Saturday, April 5, 2008

Max too :)


When Max died, Cassie became very depressed. She screamed a lot, and was very unhappy. I set out to find her a new companion. There were a few large birds in Tulsa, but not many, and nothing that seemed suitable. I looked at a couple that were too unfriendly, and didn't seem to like other birds. I was starting to lose hope when I found an ad for a B&G macaw.

The lady who ran the aviary was a bit of a loon, but I was beginning to worry for Cassie, so I went and looked. She had quite a few large birds. I was not terribly impressed with her place. The birds all seemed starved for attention, but well kept, so I thought it was probably ok. I know some folks just breed them, and don't get very attached. I couldn't do it. I like them too much to sell them :)

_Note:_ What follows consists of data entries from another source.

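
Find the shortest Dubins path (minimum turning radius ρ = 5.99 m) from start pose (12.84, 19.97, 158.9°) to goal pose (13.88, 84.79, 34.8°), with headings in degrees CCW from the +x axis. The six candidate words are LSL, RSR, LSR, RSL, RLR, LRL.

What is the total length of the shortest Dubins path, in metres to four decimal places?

Let ψ = atan2(Δy, Δx) = atan2(64.82, 1.04) = 89.0808° be the start→goal bearing.
Normalize: d = |goal − start| / ρ = 64.828343/5.99 = 10.822762, α = (θ_start − ψ) mod 360° = 69.8192° = 1.218575 rad, β = (θ_goal − ψ) mod 360° = 305.7192° = 5.335807 rad.
Common terms: sin α = 0.938609, cos α = 0.344984, sin β = -0.811888, cos β = 0.583813, cos(α−β) = -0.560639, d² = 117.132171. Work in radians in the unit-radius frame; every candidate has L = ρ·(t + p + q).
LSL: p² = 2 + d² − 2cos(α−β) + 2d(sin α − sin β) = 158.143864; p = √p² = 12.575526; φ = atan2(cos β − cos α, d + sin α − sin β) = 0.018993 rad; t = (φ − α) mod 2π = 5.083603 rad, q = (β − φ) mod 2π = 5.316814 rad → L = 5.99·(5.083603 + 12.575526 + 5.316814) = 5.99·22.975943 = 137.625901 m
RSR: p² = 2 + d² − 2cos(α−β) + 2d(sin β − sin α) = 82.363033; p = √p² = 9.075408; φ = atan2(cos α − cos β, d − sin α + sin β) = -0.026319 rad; t = (α − φ) mod 2π = 1.244894 rad, q = (φ − β) mod 2π = 0.921060 rad → L = 5.99·(1.244894 + 9.075408 + 0.921060) = 5.99·11.241362 = 67.335757 m
LSR: p² = d² − 2 + 2cos(α−β) + 2d(sin α + sin β) = 116.753829; p = √p² = 10.805269; φ = atan2(−cos α − cos β, d + sin α + sin β) − atan2(−2, p) = 0.098400 rad; t = (φ − α) mod 2π = 5.163011 rad, q = (φ − β) mod 2π = 1.045779 rad → L = 5.99·(5.163011 + 10.805269 + 1.045779) = 5.99·17.014059 = 101.914211 m
RSL: p² = d² − 2 + 2cos(α−β) − 2d(sin α + sin β) = 111.267956; p = √p² = 10.548363; φ = atan2(cos α + cos β, d − sin α − sin β) − atan2(2, p) = -0.100760 rad; t = (α − φ) mod 2π = 1.319335 rad, q = (β − φ) mod 2π = 5.436567 rad → L = 5.99·(1.319335 + 10.548363 + 5.436567) = 5.99·17.304265 = 103.652547 m
RLR: c = (6 − d² + 2cos(α−β) + 2d(sin α − sin β))/8 = -9.295379, |c| > 1 → infeasible
LRL: c = (6 − d² + 2cos(α−β) − 2d(sin α − sin β))/8 = -18.767983, |c| > 1 → infeasible
Shortest: RSR with L = 67.335757 m ≈ 67.3358 m

67.3358 m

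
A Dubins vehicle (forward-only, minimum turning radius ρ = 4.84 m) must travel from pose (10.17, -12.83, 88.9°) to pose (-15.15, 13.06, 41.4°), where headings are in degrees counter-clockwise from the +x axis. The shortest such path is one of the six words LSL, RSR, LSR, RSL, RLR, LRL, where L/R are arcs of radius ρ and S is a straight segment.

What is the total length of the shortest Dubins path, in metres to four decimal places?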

While I was there, I saw the B&G. I talked to her for a bit. She came right to the side of the cage, and asked to be scratched. I scrubbed her head a bit, and she was upset when I stopped. She begged for more. She grabbed my hand with her foot and held it. Gah! How sad. I asked what her name was. Wait for it. This bird was also named Max. I guess it must be a common name for birds. I thought this was a bad omen, and was ready to leave, despite my attraction to her. The woman was not sure on the sex. I didn't want another female, since the cancer that got Max was a reproductive type. She told me she thought it was a male, so I decided that since I hadn't been able to find any other suitable birds, that she would do ok.

I plunked down my $1100 and we put her in a travel cage, loaded up her big cage, and home we went. I put her on Old Max's cage, and let her get acquainted with Cassie. Cassie was loose, and came right over to see the new face. She was very excited. Max2 was not as pleased. She didn't try to kill Cassie outright, but she definitely didn't want her in the same space. After a couple of days, they were at least not chasing each other around, and Cassie was perking up.

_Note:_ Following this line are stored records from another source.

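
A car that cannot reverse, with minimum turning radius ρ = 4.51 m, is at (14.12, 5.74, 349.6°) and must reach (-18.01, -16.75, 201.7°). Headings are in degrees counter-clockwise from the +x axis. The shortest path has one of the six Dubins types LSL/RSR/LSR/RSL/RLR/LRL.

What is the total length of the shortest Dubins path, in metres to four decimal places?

47.4205 m

Let ψ = atan2(Δy, Δx) = atan2(-22.49, -32.13) = -145.0092° be the start→goal bearing.
Normalize: d = |goal − start| / ρ = 39.219090/4.51 = 8.696029, α = (θ_start − ψ) mod 360° = 134.6092° = 2.349373 rad, β = (θ_goal − ψ) mod 360° = 346.7092° = 6.051217 rad.
Common terms: sin α = 0.711914, cos α = -0.702267, sin β = -0.229894, cos β = 0.973216, cos(α−β) = -0.847122, d² = 75.620916. Work in radians in the unit-radius frame; every candidate has L = ρ·(t + p + q).
LSL: p² = 2 + d² − 2cos(α−β) + 2d(sin α − sin β) = 95.695129; p = √p² = 9.782389; φ = atan2(cos β − cos α, d + sin α − sin β) = 0.172124 rad; t = (φ − α) mod 2π = 4.105936 rad, q = (β − φ) mod 2π = 5.879093 rad → L = 4.51·(4.105936 + 9.782389 + 5.879093) = 4.51·19.767417 = 89.151052 m
RSR: p² = 2 + d² − 2cos(α−β) + 2d(sin β − sin α) = 62.935191; p = √p² = 7.933170; φ = atan2(cos α − cos β, d − sin α + sin β) = -0.212802 rad; t = (α − φ) mod 2π = 2.562175 rad, q = (φ − β) mod 2π = 0.019166 rad → L = 4.51·(2.562175 + 7.933170 + 0.019166) = 4.51·10.514512 = 47.420450 m
LSR: p² = d² − 2 + 2cos(α−β) + 2d(sin α + sin β) = 80.309987; p = √p² = 8.961584; φ = atan2(−cos α − cos β, d + sin α + sin β) − atan2(−2, p) = 0.190064 rad; t = (φ − α) mod 2π = 4.123876 rad, q = (φ − β) mod 2π = 0.422032 rad → L = 4.51·(4.123876 + 8.961584 + 0.422032) = 4.51·13.507492 = 60.918789 m
RSL: p² = d² − 2 + 2cos(α−β) − 2d(sin α + sin β) = 63.543358; p = √p² = 7.971409; φ = atan2(cos α + cos β, d − sin α − sin β) − atan2(2, p) = -0.212848 rad; t = (α − φ) mod 2π = 2.562222 rad, q = (β − φ) mod 2π = 6.264065 rad → L = 4.51·(2.562222 + 7.971409 + 6.264065) = 4.51·16.797695 = 75.757605 m
RLR: c = (6 − d² + 2cos(α−β) + 2d(sin α − sin β))/8 = -6.866899, |c| > 1 → infeasible
LRL: c = (6 − d² + 2cos(α−β) − 2d(sin α − sin β))/8 = -10.961891, |c| > 1 → infeasible
Shortest: RSR with L = 47.420450 m ≈ 47.4205 m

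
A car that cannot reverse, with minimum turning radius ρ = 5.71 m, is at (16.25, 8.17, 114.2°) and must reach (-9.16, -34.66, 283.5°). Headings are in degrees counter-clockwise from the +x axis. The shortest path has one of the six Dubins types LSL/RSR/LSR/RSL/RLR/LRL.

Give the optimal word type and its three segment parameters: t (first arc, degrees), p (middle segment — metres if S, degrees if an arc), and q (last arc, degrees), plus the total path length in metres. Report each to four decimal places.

Let ψ = atan2(Δy, Δx) = atan2(-42.83, -25.41) = -120.6796° be the start→goal bearing.
Normalize: d = |goal − start| / ρ = 49.800371/5.71 = 8.721606, α = (θ_start − ψ) mod 360° = 234.8796° = 4.099423 rad, β = (θ_goal − ψ) mod 360° = 44.1796° = 0.771080 rad.
Common terms: sin α = -0.817945, cos α = -0.575296, sin β = 0.696910, cos β = 0.717158, cos(α−β) = -0.982613, d² = 76.066415. Work in radians in the unit-radius frame; every candidate has L = ρ·(t + p + q).
LSL: p² = 2 + d² − 2cos(α−β) + 2d(sin α − sin β) = 53.607696; p = √p² = 7.321728; φ = atan2(cos β − cos α, d + sin α − sin β) = 0.177453 rad; t = (φ − α) mod 2π = 2.361215 rad, q = (β − φ) mod 2π = 0.593627 rad → L = 5.71·(2.361215 + 7.321728 + 0.593627) = 5.71·10.276570 = 58.679215 m
RSR: p² = 2 + d² − 2cos(α−β) + 2d(sin β − sin α) = 106.455585; p = √p² = 10.317732; φ = atan2(cos α − cos β, d − sin α + sin β) = -0.125595 rad; t = (α − φ) mod 2π = 4.225018 rad, q = (φ − β) mod 2π = 5.386510 rad → L = 5.71·(4.225018 + 10.317732 + 5.386510) = 5.71·19.929260 = 113.796073 m
LSR: p² = d² − 2 + 2cos(α−β) + 2d(sin α + sin β) = 69.989949; p = √p² = 8.366000; φ = atan2(−cos α − cos β, d + sin α + sin β) − atan2(−2, p) = 0.218166 rad; t = (φ − α) mod 2π = 2.401928 rad, q = (φ − β) mod 2π = 5.730271 rad → L = 5.71·(2.401928 + 8.366000 + 5.730271) = 5.71·16.498199 = 94.204715 m
RSL: p² = d² − 2 + 2cos(α−β) − 2d(sin α + sin β) = 74.212430; p = √p² = 8.614664; φ = atan2(cos α + cos β, d − sin α − sin β) − atan2(2, p) = -0.212079 rad; t = (α − φ) mod 2π = 4.311502 rad, q = (β − φ) mod 2π = 0.983159 rad → L = 5.71·(4.311502 + 8.614664 + 0.983159) = 5.71·13.909325 = 79.422248 m
RLR: c = (6 − d² + 2cos(α−β) + 2d(sin α − sin β))/8 = -12.306948, |c| > 1 → infeasible
LRL: c = (6 − d² + 2cos(α−β) − 2d(sin α − sin β))/8 = -5.700962, |c| > 1 → infeasible
Shortest: LSL with L = 58.679215 m ≈ 58.6792 m
Convert LSL to answer units (arcs ×180/π): t = 2.361215·180/π = 135.2877°, p = ρ·p = 5.71·7.321728 = 41.8071 m, q = 0.593627·180/π = 34.0123°, L = 58.6792 m.

LSL: t = 135.2877°, p = 41.8071 m, q = 34.0123°, L = 58.6792 m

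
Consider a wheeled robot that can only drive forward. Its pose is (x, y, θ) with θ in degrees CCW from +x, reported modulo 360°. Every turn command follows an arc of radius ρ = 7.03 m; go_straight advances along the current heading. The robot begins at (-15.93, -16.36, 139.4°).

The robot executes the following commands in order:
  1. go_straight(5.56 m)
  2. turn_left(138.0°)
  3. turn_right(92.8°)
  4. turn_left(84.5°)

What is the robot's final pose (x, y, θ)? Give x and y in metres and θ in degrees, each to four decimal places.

(-44.5709, -33.7945, 269.1000°)

set_pose: (x, y, θ) = (-15.9300, -16.3600, 139.4000°), ρ = 7.03
go_straight(5.56): x += 5.56·cos θ, y += 5.56·sin θ → (-20.1515, -12.7417, 139.4000°)
turn_left(138.0°): centre at ρ to the left, rotate +138.0° → (-31.6979, -18.9848, 277.4000°)
turn_right(92.8°): centre at ρ to the right, rotate −92.8° → (-38.1056, -26.8976, 184.6000°)
turn_left(84.5°): centre at ρ to the left, rotate +84.5° → (-44.5709, -33.7945, 269.1000°)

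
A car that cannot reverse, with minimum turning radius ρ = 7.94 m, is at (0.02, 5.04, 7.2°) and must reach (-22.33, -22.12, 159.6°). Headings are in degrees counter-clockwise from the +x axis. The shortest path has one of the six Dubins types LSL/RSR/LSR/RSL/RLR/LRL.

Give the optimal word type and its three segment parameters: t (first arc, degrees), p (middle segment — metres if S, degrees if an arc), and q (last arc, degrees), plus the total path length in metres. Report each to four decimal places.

Let ψ = atan2(Δy, Δx) = atan2(-27.16, -22.35) = -129.4510° be the start→goal bearing.
Normalize: d = |goal − start| / ρ = 35.173685/7.94 = 4.429935, α = (θ_start − ψ) mod 360° = 136.6510° = 2.385010 rad, β = (θ_goal − ψ) mod 360° = 289.0510° = 5.044892 rad.
Common terms: sin α = 0.686440, cos α = -0.727186, sin β = -0.945228, cos β = 0.326410, cos(α−β) = -0.886204, d² = 19.624325. Work in radians in the unit-radius frame; every candidate has L = ρ·(t + p + q).
LSL: p² = 2 + d² − 2cos(α−β) + 2d(sin α − sin β) = 37.853105; p = √p² = 6.152488; φ = atan2(cos β − cos α, d + sin α − sin β) = 0.172095 rad; t = (φ − α) mod 2π = 4.070271 rad, q = (β − φ) mod 2π = 4.872796 rad → L = 7.94·(4.070271 + 6.152488 + 4.872796) = 7.94·15.095555 = 119.858705 m
RSR: p² = 2 + d² − 2cos(α−β) + 2d(sin β − sin α) = 8.940359; p = √p² = 2.990043; φ = atan2(cos α − cos β, d − sin α + sin β) = -0.360100 rad; t = (α − φ) mod 2π = 2.745110 rad, q = (φ − β) mod 2π = 0.878193 rad → L = 7.94·(2.745110 + 2.990043 + 0.878193) = 7.94·6.613347 = 52.509974 m
LSR: p² = d² − 2 + 2cos(α−β) + 2d(sin α + sin β) = 13.559090; p = √p² = 3.682267; φ = atan2(−cos α − cos β, d + sin α + sin β) − atan2(−2, p) = 0.593353 rad; t = (φ − α) mod 2π = 4.491528 rad, q = (φ − β) mod 2π = 1.831646 rad → L = 7.94·(4.491528 + 3.682267 + 1.831646) = 7.94·10.005442 = 79.443206 m
RSL: p² = d² − 2 + 2cos(α−β) − 2d(sin α + sin β) = 18.144746; p = √p² = 4.259665; φ = atan2(cos α + cos β, d − sin α − sin β) − atan2(2, p) = -0.524237 rad; t = (α − φ) mod 2π = 2.909247 rad, q = (β − φ) mod 2π = 5.569129 rad → L = 7.94·(2.909247 + 4.259665 + 5.569129) = 7.94·12.738042 = 101.140051 m
RLR: c = (6 − d² + 2cos(α−β) + 2d(sin α − sin β))/8 = -0.117545; p = 2π − arccos c = 4.594572 rad; φ = atan2(cos α − cos β, d − sin α + sin β) = -0.360100 rad; t = (α − φ + p/2) mod 2π = 5.042396 rad, q = (α − β − t + p) mod 2π = 3.175479 rad → L = 7.94·(5.042396 + 4.594572 + 3.175479) = 7.94·12.812447 = 101.730829 m
LRL: c = (6 − d² + 2cos(α−β) − 2d(sin α − sin β))/8 = -3.731638, |c| > 1 → infeasible
Shortest: RSR with L = 52.509974 m ≈ 52.5100 m
Convert RSR to answer units (arcs ×180/π): t = 2.745110·180/π = 157.2832°, p = ρ·p = 7.94·2.990043 = 23.7409 m, q = 0.878193·180/π = 50.3168°, L = 52.5100 m.

RSR: t = 157.2832°, p = 23.7409 m, q = 50.3168°, L = 52.5100 m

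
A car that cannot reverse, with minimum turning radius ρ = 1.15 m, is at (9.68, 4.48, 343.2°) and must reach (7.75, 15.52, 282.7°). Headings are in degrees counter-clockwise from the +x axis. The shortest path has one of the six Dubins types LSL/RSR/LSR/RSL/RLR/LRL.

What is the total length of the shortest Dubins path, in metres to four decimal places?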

This bird was so sweet. She was a definite lover. Wanted to be touched, talked to, and petted. She wanted to be with you all the time. Such a sweet girl. I found out that it was a girl because about the end of the third week, I went in to feed them in the morning and found her sitting on the bottom of her cage. This is a very bad sign. We had a pour scheduled for that day, so I took her in to the vet, and left her. As I said goodbye, I had a feeling that it would probably be the last time I saw her alive. I got the call from the vet around 11:00am that they had taken her to surgery, and she had passed away. Apparently, she had been so unhappy where she was that when I took her home and changed her environment, it triggered a massive hormone release, and I couldn't quite understand, but the vet said that she had dropped an egg into her peritoneum, and had become septic. There was no saving her :(

I felt totally awful. I asked the vet if this was something that I had done, and he reassured me that no, it wasn't. She "died of happiness". Great. That sure didn't make me feel any better. I was just very depressed about the whole situation. I kept wondering if I had just left her there, would she still be alive? I know she would be starved for attention, but at least she would have been alive. Sometimes life just sucks.

Here are the only pictures I have of her. She was very feminine and delicate. A lovely shade of turquoise. So sweet and gentle. I didn't have her very long, but I got attached very quickly. I miss her too.